Accumulation Functions (Calculus)

I'm so excited. I think I found a more effective way (for me) to explain a certain part of Accumulation Functions in calculus. These are functions defined by

f(x) = integral (from some number to x) of r(t) dt

where r(t) is a graph. The graph can be (say) from -4 to 8 and the lower bound of f(x) could be 1, so: f(x) = integral (from 1 to x) r(t) dt.

Anyway, if r(t) is ABOVE the x-axis to the right of 1, then f(x) is accumulating "things" and getting larger, and if r(t) is BELOW the x-axis to the right of 1, then f(x) is losing "things" and getting smaller.

Well, everything is "reversed" in this example if you pick an x value to the left of 1. Say, f(-2) = integral (from 1 to -2) r(t) dt.
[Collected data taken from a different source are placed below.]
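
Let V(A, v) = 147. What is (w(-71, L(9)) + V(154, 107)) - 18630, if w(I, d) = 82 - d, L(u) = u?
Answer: -18410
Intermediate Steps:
(w(-71, L(9)) + V(154, 107)) - 18630 = ((82 - 1*9) + 147) - 18630 = ((82 - 9) + 147) - 18630 = (73 + 147) - 18630 = 220 - 18630 = -18410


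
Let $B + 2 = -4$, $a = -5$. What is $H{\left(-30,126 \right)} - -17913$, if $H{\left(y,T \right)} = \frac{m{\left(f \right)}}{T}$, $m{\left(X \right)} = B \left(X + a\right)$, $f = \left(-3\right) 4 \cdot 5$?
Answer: $\frac{376238}{21} \approx 17916.0$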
Then if the graph is ABOVE the x-axis, between -2 and 1, then this defined f(x) is getting smaller.

This always confused the kids, and I hadn't a effective way to explain it. This year I tried: Suppose you took a movie of how f(x) is changing from start to finish on the SHOWN graph (regardless of the lower bound of your integral), so in this case, the movie would run from -4 to 8.

Now if f(x) = integral (from 1 to x) r(t) dt, you start this movie at "1" and show it either forward (for x>1) or backward (for x<1) and you see what is happening to f(x). This seemed to make sense to them, since ABOVE the graph r(t) means you're accumulating, and so if you show the movie "backwards", then you're doing the opposite.

Anyway, it looks kind of confusing written out here, but it was a small joy of my day to see their looks of comprehension.